The recent study by Doucet et al. describes a novel approach to predicting neuropsychological status after ATL through analysis of resting-state fMRI data with graph-theory measures obtained before surgery. The authors provide a good case for using resting-state fMRI, which can be obtained within a 5-minute acquisition period in contrast to traditional task-based fMRI methods, which are difficult, uncomfortable, and lengthy and produce data that are ambiguous for predicting cognitive risk. While resting-state fMRI methodology has been used to study how epilepsy affects brain activity, there have been no prior studies analyzing its utility in predicting postsurgical outcome.
The authors provide a detailed and readable description of graph-theory and the advantages of using this method of analyzing fMRI data to investigate resting-state functional connectivity (rsFC). The major advantage to this technology is that one is able to investigate different aspects of network organization, including local efficiency, distance, and participation, all of which are explained as measures of the degree of activity of a specific brain region in relation to activity of other regions within its vicinity and beyond.

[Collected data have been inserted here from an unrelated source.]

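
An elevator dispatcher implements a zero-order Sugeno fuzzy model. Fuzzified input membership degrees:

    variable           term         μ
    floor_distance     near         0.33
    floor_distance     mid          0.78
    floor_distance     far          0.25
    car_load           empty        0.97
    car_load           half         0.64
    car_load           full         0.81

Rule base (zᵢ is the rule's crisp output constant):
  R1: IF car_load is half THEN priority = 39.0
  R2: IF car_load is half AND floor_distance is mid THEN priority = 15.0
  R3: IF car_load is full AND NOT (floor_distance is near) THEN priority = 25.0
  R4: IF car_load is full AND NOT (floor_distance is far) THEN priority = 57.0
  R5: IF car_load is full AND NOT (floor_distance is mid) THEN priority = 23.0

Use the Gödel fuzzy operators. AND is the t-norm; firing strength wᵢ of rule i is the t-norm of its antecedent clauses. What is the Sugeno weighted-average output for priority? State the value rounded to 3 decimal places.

R1 (z=39.0): half=0.64 → w = 0.64
R2 (z=15.0): half=0.64, mid=0.78; AND[min(a, b)] → w = 0.64
R3 (z=25.0): full=0.81, ¬near=1−0.33=0.67; AND[min(a, b)] → w = 0.67
R4 (z=57.0): full=0.81, ¬far=1−0.25=0.75; AND[min(a, b)] → w = 0.75
R5 (z=23.0): full=0.81, ¬mid=1−0.78=0.22; AND[min(a, b)] → w = 0.22
Weighted average = (0.64·39.0 + 0.64·15.0 + 0.67·25.0 + 0.75·57.0 + 0.22·23.0) / (0.64 + 0.64 + 0.67 + 0.75 + 0.22)
  = 99.1200 / 2.9200 = 33.945

33.945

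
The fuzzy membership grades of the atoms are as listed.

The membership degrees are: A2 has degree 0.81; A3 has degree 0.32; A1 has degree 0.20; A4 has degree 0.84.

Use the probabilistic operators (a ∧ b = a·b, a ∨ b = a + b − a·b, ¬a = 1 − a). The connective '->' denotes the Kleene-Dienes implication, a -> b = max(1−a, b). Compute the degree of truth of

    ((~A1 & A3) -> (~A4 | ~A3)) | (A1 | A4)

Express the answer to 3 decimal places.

~A1 = 1 − 0.2000 = 0.8000
~A1 & A3 = a·b on (0.8000, 0.3200) = 0.2560
~A4 = 1 − 0.8400 = 0.1600
~A3 = 1 − 0.3200 = 0.6800
~A4 | ~A3 = a + b − a·b on (0.1600, 0.6800) = 0.7312
(~A1 & A3) -> (~A4 | ~A3)  [Kleene-Dienes: max(1−a, b)] with a=0.2560, b=0.7312 → 0.7440
A1 | A4 = a + b − a·b on (0.2000, 0.8400) = 0.8720
((~A1 & A3) -> (~A4 | ~A3)) | (A1 | A4) = a + b − a·b on (0.7440, 0.8720) = 0.9672

0.967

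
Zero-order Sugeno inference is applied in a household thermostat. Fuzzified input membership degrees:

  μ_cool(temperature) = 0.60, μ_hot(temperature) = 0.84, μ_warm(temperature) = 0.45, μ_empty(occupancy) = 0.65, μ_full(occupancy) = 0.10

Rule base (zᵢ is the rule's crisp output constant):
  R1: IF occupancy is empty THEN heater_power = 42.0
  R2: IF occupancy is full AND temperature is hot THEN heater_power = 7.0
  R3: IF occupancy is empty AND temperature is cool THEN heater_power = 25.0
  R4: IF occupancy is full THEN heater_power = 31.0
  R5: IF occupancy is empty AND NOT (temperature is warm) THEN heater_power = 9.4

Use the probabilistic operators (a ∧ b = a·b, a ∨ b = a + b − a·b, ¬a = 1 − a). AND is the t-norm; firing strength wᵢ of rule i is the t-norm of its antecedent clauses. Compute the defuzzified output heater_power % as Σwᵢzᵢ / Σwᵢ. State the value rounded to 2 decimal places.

R1 (z=42.0): empty=0.65 → w = 0.6500
R2 (z=7.0): full=0.10, hot=0.84; AND[a·b] → w = 0.0840
R3 (z=25.0): empty=0.65, cool=0.60; AND[a·b] → w = 0.3900
R4 (z=31.0): full=0.10 → w = 0.1000
R5 (z=9.4): empty=0.65, ¬warm=1−0.45=0.55; AND[a·b] → w = 0.3575
Weighted average = (0.6500·42.0 + 0.0840·7.0 + 0.3900·25.0 + 0.1000·31.0 + 0.3575·9.4) / (0.6500 + 0.0840 + 0.3900 + 0.1000 + 0.3575)
  = 44.0985 / 1.5815 = 27.88

27.88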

The results of a stepwise linear analysis indicated that these graph-theory measures accounted for 68 percent of the variance in predicting postsurgical neuropsychological outcome in a wide range of cognitive domains, which was greater than the level of prediction provided by standard variables.
The major finding from this study was that graph-theory measures of rsFC associated with the healthy contralateral hippocampus provide the best predictors of postsurgical neuro-psychological performance, which offers rather strong support for the model of functional reserve. The distance measure was the most predictive of neuropsychological outcome with implications that a greater integration of the contralateral hippocampus with the rest of brain leads to better functional outcome. The study also demonstrated the role of extratemporal brain regions, including the inferior frontal cortex, in predicting postsurgical outcome of a wide range of cognitive functions.

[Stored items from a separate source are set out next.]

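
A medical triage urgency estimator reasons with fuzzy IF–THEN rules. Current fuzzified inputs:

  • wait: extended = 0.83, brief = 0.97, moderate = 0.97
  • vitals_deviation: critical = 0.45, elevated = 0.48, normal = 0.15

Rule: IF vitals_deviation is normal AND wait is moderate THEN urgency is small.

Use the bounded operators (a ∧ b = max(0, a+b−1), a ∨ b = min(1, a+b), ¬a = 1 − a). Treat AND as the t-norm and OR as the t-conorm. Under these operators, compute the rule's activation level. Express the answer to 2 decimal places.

0.12

firing strength: normal=0.15, moderate=0.97; AND[max(0, a+b−1)] → w = 0.12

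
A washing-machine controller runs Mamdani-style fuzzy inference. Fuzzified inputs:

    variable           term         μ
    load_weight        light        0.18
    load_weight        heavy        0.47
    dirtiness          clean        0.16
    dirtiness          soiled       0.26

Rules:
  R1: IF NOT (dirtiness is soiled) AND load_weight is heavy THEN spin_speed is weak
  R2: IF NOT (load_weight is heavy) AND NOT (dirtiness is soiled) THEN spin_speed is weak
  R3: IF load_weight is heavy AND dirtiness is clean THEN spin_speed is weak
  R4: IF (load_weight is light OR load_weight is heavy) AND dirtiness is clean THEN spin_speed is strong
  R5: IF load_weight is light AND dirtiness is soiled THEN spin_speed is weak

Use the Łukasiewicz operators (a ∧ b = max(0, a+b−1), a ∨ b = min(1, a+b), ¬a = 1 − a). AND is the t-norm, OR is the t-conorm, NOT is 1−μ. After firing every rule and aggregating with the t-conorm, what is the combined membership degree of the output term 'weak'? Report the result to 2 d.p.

0.48

R1: ¬soiled=1−0.26=0.74, heavy=0.47; AND[max(0, a+b−1)] → w = 0.21
R2: ¬heavy=1−0.47=0.53, ¬soiled=1−0.26=0.74; AND[max(0, a+b−1)] → w = 0.27
R3: heavy=0.47, clean=0.16; AND[max(0, a+b−1)] → w = 0.00
R4: (light=0.18 OR heavy=0.47) = 0.65; AND[max(0, a+b−1)] with clean=0.16 → w = 0.00
R5: light=0.18, soiled=0.26; AND[max(0, a+b−1)] → w = 0.00
Rules with consequent 'weak': {R1, R2, R3, R5} → strengths 0.21, 0.27, 0.00, 0.00
Aggregate via t-conorm [min(1, a+b)]: 0.48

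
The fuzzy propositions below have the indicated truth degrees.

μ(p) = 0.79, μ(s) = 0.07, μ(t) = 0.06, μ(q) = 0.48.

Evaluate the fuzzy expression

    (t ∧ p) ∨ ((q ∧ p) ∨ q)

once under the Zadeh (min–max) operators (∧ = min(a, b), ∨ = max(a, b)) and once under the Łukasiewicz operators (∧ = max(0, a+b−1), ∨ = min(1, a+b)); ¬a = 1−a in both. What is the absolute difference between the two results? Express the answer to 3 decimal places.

0.270

Under Zadeh (min–max):
  t ∧ p = min(a, b) on (0.06, 0.79) = 0.06
  q ∧ p = min(a, b) on (0.48, 0.79) = 0.48
  (q ∧ p) ∨ q = max(a, b) on (0.48, 0.48) = 0.48
  (t ∧ p) ∨ ((q ∧ p) ∨ q) = max(a, b) on (0.06, 0.48) = 0.48
  → value = 0.4800
Under Łukasiewicz:
  t ∧ p = max(0, a+b−1) on (0.06, 0.79) = 0.00
  q ∧ p = max(0, a+b−1) on (0.48, 0.79) = 0.27
  (q ∧ p) ∨ q = min(1, a+b) on (0.27, 0.48) = 0.75
  (t ∧ p) ∨ ((q ∧ p) ∨ q) = min(1, a+b) on (0.00, 0.75) = 0.75
  → value = 0.7500
|0.4800 − 0.7500| = 0.270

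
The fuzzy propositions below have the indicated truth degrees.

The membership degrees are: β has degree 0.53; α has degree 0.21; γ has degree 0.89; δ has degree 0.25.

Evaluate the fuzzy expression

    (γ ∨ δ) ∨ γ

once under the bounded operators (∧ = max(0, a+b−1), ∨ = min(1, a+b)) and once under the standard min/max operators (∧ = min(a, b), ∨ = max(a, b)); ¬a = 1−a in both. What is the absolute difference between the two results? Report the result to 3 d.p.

Under bounded:
  γ ∨ δ = min(1, a+b) on (0.89, 0.25) = 1.00
  (γ ∨ δ) ∨ γ = min(1, a+b) on (1.00, 0.89) = 1.00
  → value = 1.0000
Under standard min/max:
  γ ∨ δ = max(a, b) on (0.89, 0.25) = 0.89
  (γ ∨ δ) ∨ γ = max(a, b) on (0.89, 0.89) = 0.89
  → value = 0.8900
|1.0000 − 0.8900| = 0.110

0.110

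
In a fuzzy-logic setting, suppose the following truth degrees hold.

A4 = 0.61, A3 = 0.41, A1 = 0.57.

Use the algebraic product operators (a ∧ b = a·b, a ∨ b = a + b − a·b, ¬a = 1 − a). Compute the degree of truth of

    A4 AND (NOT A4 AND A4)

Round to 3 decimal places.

NOT A4 = 1 − 0.6100 = 0.3900
NOT A4 AND A4 = a·b on (0.3900, 0.6100) = 0.2379
A4 AND (NOT A4 AND A4) = a·b on (0.6100, 0.2379) = 0.1451

0.145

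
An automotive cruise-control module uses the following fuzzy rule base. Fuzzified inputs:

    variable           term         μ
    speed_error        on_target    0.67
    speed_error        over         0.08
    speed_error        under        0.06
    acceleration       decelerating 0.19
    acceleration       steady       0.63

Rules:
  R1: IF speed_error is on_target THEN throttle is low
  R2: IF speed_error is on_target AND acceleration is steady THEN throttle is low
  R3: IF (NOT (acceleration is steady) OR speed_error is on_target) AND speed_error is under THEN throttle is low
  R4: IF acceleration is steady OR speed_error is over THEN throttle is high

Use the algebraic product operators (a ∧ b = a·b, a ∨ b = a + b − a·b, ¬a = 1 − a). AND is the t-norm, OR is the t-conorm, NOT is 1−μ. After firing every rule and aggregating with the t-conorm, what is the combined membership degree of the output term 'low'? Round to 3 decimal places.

R1: on_target=0.67 → w = 0.6700
R2: on_target=0.67, steady=0.63; AND[a·b] → w = 0.4221
R3: (¬steady=1−0.63=0.37 OR on_target=0.67) = 0.7921; AND[a·b] with under=0.06 → w = 0.0475
R4: steady=0.63, over=0.08; OR[a + b − a·b] → w = 0.6596
Rules with consequent 'low': {R1, R2, R3} → strengths 0.6700, 0.4221, 0.0475
Aggregate via t-conorm [a + b − a·b]: 0.8184

0.818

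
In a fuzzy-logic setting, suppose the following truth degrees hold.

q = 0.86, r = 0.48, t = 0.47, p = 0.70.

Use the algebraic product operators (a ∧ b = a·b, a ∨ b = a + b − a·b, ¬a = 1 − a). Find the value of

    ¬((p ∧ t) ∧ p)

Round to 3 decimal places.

p ∧ t = a·b on (0.7000, 0.4700) = 0.3290
(p ∧ t) ∧ p = a·b on (0.3290, 0.7000) = 0.2303
¬((p ∧ t) ∧ p) = 1 − 0.2303 = 0.7697

0.770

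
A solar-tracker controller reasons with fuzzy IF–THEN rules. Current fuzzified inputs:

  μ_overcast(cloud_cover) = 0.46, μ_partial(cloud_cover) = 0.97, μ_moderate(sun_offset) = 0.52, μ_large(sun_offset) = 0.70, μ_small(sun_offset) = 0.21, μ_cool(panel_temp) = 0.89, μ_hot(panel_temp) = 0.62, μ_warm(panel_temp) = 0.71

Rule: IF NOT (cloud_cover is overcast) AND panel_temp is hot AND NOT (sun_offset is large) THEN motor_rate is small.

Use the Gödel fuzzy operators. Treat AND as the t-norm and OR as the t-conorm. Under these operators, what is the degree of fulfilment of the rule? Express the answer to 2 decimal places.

firing strength: ¬overcast=1−0.46=0.54, hot=0.62, ¬large=1−0.70=0.30; AND[min(a, b)] → w = 0.30

0.30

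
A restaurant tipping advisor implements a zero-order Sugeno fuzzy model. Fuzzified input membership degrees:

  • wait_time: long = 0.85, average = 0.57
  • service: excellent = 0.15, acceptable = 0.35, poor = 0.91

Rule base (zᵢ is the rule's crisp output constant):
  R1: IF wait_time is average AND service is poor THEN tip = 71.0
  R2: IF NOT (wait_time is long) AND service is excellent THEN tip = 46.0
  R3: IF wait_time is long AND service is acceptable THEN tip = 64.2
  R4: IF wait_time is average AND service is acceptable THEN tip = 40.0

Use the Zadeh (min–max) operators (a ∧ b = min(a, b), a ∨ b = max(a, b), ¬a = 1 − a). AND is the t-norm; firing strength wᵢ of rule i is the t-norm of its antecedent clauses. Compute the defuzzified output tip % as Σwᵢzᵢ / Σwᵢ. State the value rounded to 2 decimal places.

59.04

R1 (z=71.0): average=0.57, poor=0.91; AND[min(a, b)] → w = 0.57
R2 (z=46.0): ¬long=1−0.85=0.15, excellent=0.15; AND[min(a, b)] → w = 0.15
R3 (z=64.2): long=0.85, acceptable=0.35; AND[min(a, b)] → w = 0.35
R4 (z=40.0): average=0.57, acceptable=0.35; AND[min(a, b)] → w = 0.35
Weighted average = (0.57·71.0 + 0.15·46.0 + 0.35·64.2 + 0.35·40.0) / (0.57 + 0.15 + 0.35 + 0.35)
  = 83.8400 / 1.4200 = 59.04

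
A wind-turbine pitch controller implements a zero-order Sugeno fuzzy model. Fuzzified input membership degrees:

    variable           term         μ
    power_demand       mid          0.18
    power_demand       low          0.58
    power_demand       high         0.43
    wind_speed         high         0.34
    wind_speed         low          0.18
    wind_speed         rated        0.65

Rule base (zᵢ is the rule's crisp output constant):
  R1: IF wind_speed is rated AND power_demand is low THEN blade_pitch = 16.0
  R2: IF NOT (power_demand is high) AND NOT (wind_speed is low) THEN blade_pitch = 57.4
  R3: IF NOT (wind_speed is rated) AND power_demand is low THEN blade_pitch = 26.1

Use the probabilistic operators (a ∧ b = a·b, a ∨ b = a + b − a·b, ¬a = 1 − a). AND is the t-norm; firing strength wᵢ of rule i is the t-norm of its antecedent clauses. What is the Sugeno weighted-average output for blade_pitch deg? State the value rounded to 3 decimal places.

R1 (z=16.0): rated=0.65, low=0.58; AND[a·b] → w = 0.3770
R2 (z=57.4): ¬high=1−0.43=0.57, ¬low=1−0.18=0.82; AND[a·b] → w = 0.4674
R3 (z=26.1): ¬rated=1−0.65=0.35, low=0.58; AND[a·b] → w = 0.2030
Weighted average = (0.3770·16.0 + 0.4674·57.4 + 0.2030·26.1) / (0.3770 + 0.4674 + 0.2030)
  = 38.1591 / 1.0474 = 36.432

36.432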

It is interesting to note that the only model that failed prediction was nonverbal memory functioning in patients with right temporal lobe epilepsy, which replicates some of the negative findings in previous examinations of patients undergoing ATL of the nondominant hemisphere, which were explained by limitations in assessment methods and/or shortcomings of the general material-specific model of memory (8, 9).

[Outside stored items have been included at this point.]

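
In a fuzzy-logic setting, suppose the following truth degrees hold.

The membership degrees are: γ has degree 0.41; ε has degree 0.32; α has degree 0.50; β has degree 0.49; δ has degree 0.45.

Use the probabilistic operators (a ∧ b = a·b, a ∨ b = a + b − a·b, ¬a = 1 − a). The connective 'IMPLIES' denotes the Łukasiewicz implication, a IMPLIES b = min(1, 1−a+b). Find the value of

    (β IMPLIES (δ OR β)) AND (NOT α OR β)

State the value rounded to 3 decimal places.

δ OR β = a + b − a·b on (0.4500, 0.4900) = 0.7195
β IMPLIES (δ OR β)  [Łukasiewicz: min(1, 1−a+b)] with a=0.4900, b=0.7195 → 1.0000
NOT α = 1 − 0.5000 = 0.5000
NOT α OR β = a + b − a·b on (0.5000, 0.4900) = 0.7450
(β IMPLIES (δ OR β)) AND (NOT α OR β) = a·b on (1.0000, 0.7450) = 0.7450

0.745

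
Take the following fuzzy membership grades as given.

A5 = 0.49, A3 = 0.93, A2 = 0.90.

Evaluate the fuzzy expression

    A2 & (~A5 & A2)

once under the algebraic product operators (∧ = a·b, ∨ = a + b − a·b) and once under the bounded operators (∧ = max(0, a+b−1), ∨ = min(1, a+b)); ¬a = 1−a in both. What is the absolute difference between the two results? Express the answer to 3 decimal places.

0.103

Under algebraic product:
  ~A5 = 1 − 0.4900 = 0.5100
  ~A5 & A2 = a·b on (0.5100, 0.9000) = 0.4590
  A2 & (~A5 & A2) = a·b on (0.9000, 0.4590) = 0.4131
  → value = 0.4131
Under bounded:
  ~A5 = 1 − 0.49 = 0.51
  ~A5 & A2 = max(0, a+b−1) on (0.51, 0.90) = 0.41
  A2 & (~A5 & A2) = max(0, a+b−1) on (0.90, 0.41) = 0.31
  → value = 0.3100
|0.4131 − 0.3100| = 0.103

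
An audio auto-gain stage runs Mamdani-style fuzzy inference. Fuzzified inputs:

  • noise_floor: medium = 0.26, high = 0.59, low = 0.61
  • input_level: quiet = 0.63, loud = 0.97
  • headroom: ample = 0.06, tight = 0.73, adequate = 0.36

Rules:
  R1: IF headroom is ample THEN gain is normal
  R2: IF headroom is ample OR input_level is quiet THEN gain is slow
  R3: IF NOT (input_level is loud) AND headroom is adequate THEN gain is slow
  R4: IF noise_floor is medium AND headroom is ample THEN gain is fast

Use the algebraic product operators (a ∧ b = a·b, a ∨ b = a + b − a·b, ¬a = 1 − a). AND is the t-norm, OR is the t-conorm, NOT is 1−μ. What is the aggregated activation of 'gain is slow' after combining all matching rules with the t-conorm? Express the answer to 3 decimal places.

R1: ample=0.06 → w = 0.0600
R2: ample=0.06, quiet=0.63; OR[a + b − a·b] → w = 0.6522
R3: ¬loud=1−0.97=0.03, adequate=0.36; AND[a·b] → w = 0.0108
R4: medium=0.26, ample=0.06; AND[a·b] → w = 0.0156
Rules with consequent 'slow': {R2, R3} → strengths 0.6522, 0.0108
Aggregate via t-conorm [a + b − a·b]: 0.6560

0.656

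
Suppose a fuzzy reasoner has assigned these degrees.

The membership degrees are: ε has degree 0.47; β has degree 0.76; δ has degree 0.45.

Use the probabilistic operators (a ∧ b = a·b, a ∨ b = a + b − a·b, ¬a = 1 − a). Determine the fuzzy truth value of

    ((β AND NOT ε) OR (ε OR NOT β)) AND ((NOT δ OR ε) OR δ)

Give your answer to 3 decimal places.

0.660

NOT ε = 1 − 0.4700 = 0.5300
β AND NOT ε = a·b on (0.7600, 0.5300) = 0.4028
NOT β = 1 − 0.7600 = 0.2400
ε OR NOT β = a + b − a·b on (0.4700, 0.2400) = 0.5972
(β AND NOT ε) OR (ε OR NOT β) = a + b − a·b on (0.4028, 0.5972) = 0.7594
NOT δ = 1 − 0.4500 = 0.5500
NOT δ OR ε = a + b − a·b on (0.5500, 0.4700) = 0.7615
(NOT δ OR ε) OR δ = a + b − a·b on (0.7615, 0.4500) = 0.8688
((β AND NOT ε) OR (ε OR NOT β)) AND ((NOT δ OR ε) OR δ) = a·b on (0.7594, 0.8688) = 0.6598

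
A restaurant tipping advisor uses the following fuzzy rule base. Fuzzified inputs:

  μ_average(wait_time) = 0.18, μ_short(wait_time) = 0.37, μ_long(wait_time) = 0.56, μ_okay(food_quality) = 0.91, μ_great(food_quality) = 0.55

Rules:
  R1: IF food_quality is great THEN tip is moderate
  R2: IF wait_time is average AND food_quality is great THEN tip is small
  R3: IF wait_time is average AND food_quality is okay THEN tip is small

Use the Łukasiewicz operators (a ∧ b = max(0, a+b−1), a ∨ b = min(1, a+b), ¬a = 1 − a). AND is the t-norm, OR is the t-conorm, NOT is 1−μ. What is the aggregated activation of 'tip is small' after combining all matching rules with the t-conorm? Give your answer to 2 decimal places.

0.09

R1: great=0.55 → w = 0.55
R2: average=0.18, great=0.55; AND[max(0, a+b−1)] → w = 0.00
R3: average=0.18, okay=0.91; AND[max(0, a+b−1)] → w = 0.09
Rules with consequent 'small': {R2, R3} → strengths 0.00, 0.09
Aggregate via t-conorm [min(1, a+b)]: 0.09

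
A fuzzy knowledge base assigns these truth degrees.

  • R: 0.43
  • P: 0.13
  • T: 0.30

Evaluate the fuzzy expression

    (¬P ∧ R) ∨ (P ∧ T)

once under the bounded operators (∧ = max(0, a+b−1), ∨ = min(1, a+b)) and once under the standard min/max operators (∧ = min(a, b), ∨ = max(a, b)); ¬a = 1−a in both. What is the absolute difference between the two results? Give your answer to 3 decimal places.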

The authors argue that their graph-theory measures of rsFC capture unique properties of brain functioning that are relevant to the pathology of temporal lobe epilepsy and subsequent cognitive recovery. While the findings demand replication and extension in studies with more patients, they open the doors for additional studies using resting-state fMRI methodology and graph-theory analysis to investigate how postsurgical functioning can be maximized after ATL. Results from this and similar studies have the potential of providing the field with an option of extending our ability to counsel patients on their prospects for adapting positively to the effects of ATL rather than focusing on the probability of a subsequent functional decline.